3-years-deep in the struggle of making it as an actor in New York City, I met Nathan, my now husband. It was during this time that my life took another sharp turn, and wandered back toward familiar roots. Nathan is from the Midwest, like me. I felt my heart go a-flutter when I listened to his first voicemail. My brother Andy had set us up and given him my number. He was calling me to invite me on our first (blind) date. His strong, endearing Upper Peninsula of Michigan accent (colloquially called a ‘Yooper’ accent) immediately caught my attention. A Yooper accent is like a Wisconsin accent times 100 and my heart recognized da sound of home. Luckily, his character was as endearing and as strong as his dialect.
My relationship with Nathan added steadiness and security to my unstable actor life. This security gave me space to consider my future more seriously and ask myself what I really wanted out of my acting career. Thinking ahead to a future with him, it inspired me to ask myself what I really wanted out of my life. One answer stood out more than the rest…I wanted desperately to quit waiting tables. This survival job was making me miserable. I felt stuck. Nathan helped me brainstorm other things I could do that would be flexible enough to accommodate auditioning and lucrative enough to pay rent. I settled on getting certified to teach immigrants and foreign visitors English. But in seeking to replace my side-job, I accidentally replaced my career. My first foray into teaching lead me quickly to realize that I loved it. Soon after, I started teaching yoga, which I had been practicing since acting school.
I found my vocation.
In finding teaching, I had found my vocation. It’s a vocation with deep roots in my family ancestry. Through the generations, a great many of my relatives are teachers, including my mother, my father and my oldest brother, Matt. Nathan is a teacher, too.

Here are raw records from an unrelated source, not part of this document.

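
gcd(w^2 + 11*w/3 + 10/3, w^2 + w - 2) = w + 2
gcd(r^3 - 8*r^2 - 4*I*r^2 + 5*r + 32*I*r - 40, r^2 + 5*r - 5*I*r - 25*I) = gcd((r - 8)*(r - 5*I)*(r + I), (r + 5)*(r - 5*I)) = r - 5*I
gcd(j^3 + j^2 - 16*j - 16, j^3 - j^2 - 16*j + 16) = j^2 - 16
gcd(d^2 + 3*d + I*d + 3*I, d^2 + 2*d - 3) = d + 3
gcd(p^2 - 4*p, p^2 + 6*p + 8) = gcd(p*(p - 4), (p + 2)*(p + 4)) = 1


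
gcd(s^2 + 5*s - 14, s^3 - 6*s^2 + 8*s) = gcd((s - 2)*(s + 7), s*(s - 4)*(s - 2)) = s - 2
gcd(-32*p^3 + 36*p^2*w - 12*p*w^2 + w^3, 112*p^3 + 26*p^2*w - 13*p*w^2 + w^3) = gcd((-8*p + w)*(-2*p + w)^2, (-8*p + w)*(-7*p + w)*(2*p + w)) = 8*p - w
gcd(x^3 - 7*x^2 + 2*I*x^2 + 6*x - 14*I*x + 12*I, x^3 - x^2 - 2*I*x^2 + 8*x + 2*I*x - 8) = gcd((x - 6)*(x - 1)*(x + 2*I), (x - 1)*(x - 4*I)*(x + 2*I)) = x^2 + x*(-1 + 2*I) - 2*I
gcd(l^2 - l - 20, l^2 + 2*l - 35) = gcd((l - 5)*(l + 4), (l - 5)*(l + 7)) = l - 5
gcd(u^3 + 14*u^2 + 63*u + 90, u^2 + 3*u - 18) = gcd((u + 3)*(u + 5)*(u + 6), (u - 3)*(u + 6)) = u + 6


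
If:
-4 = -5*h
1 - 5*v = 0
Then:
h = 4/5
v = 1/5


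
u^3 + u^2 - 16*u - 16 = (u - 4)*(u + 1)*(u + 4)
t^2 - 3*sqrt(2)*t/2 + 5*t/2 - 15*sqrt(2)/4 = (t + 5/2)*(t - 3*sqrt(2)/2)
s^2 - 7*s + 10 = (s - 5)*(s - 2)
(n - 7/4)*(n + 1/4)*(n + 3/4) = n^3 - 3*n^2/4 - 25*n/16 - 21/64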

I avoided following in the steps of my family for a long time, but eventually, I fell right into their deep footprints.
I had gone very far away mentally on this purposeless walk when I realized I was approaching my building’s stoop. Like all my walks, I had no idea where it would take me. And in not knowing, I was able to stumble upon some unexpected clarity and perspective. The question “where do you want to be in 5, 10, or 20 years” has always completely mystified me. But I think I better understand the value in asking it after this walk. The question, I feel, is more of a reflective tool that really asks what you value now. And in asking yourself what you value now, another useful question to ask is, “what were the most pivotal turns I took to get here?” The directions you turned can reveal a lot about the compass that guides you.
In 5, 10, 20 years, I hope that I am still dropping my agenda to take regular purposeless walks.